= Josef Paul Hodin =

Czech art historian and art critic

Josef Paul Hodin (17 August 1905, Prague – 6 December 1995, London) was a Czech art historian and art critic. In 1954, he won the first international prize for art criticism at the Venice Biennale for his work on Surrealism and Francis Bacon. Hodin obtained his Doctorate at Charles University in Prague and moved to London during World War II to work as a press attaché to the Norwegian government-in-exile. His work was characterised by strong psychological analysis of the artist's character and an interest in geistesgeschichte and the zeitgeist.

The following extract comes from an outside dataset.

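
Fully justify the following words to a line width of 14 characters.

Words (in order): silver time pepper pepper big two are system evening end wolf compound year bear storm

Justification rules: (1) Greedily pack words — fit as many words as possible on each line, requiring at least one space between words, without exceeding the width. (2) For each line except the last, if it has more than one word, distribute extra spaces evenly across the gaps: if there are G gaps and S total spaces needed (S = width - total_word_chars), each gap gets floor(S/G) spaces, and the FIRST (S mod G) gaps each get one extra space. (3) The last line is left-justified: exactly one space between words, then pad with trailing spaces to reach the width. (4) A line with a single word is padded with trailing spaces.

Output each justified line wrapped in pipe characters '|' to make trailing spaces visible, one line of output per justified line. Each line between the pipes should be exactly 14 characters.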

Hodin was a specialist in modern art and this is reflected in his published works. His papers are in the archive of the Tate Gallery.

==Honours==
- Order of St. Olav, Norway, 1958. (for Munch studies)
- Commander of the Order of Merit, Italy, 1966.
- Grand Cross, Order of Merit, Austria, 1968.

==Selected publications==
- Edvard Munch: Nordens genius. Stockholm: Ljus, 1948. (English: Edvard Munch. London: Thames and Hudson, 1972. ISBN 0500181284)
- The Dilemma of Being Modern: Essays on Art and Literature. London: 1956.
- Ben Nicholson: the Meaning of his Art. London: A. Tiranti, 1957.
- Barbara Hepworth. London: Lund Humphries, 1961.
- Oskar Kokoschka: The Artist and His Time: A Biographical Study. Greenwich, CT: New York Graphic Society, 1966.
- Modern Art and the Modern Mind. Cleveland: Case Western Reserve University, 1972.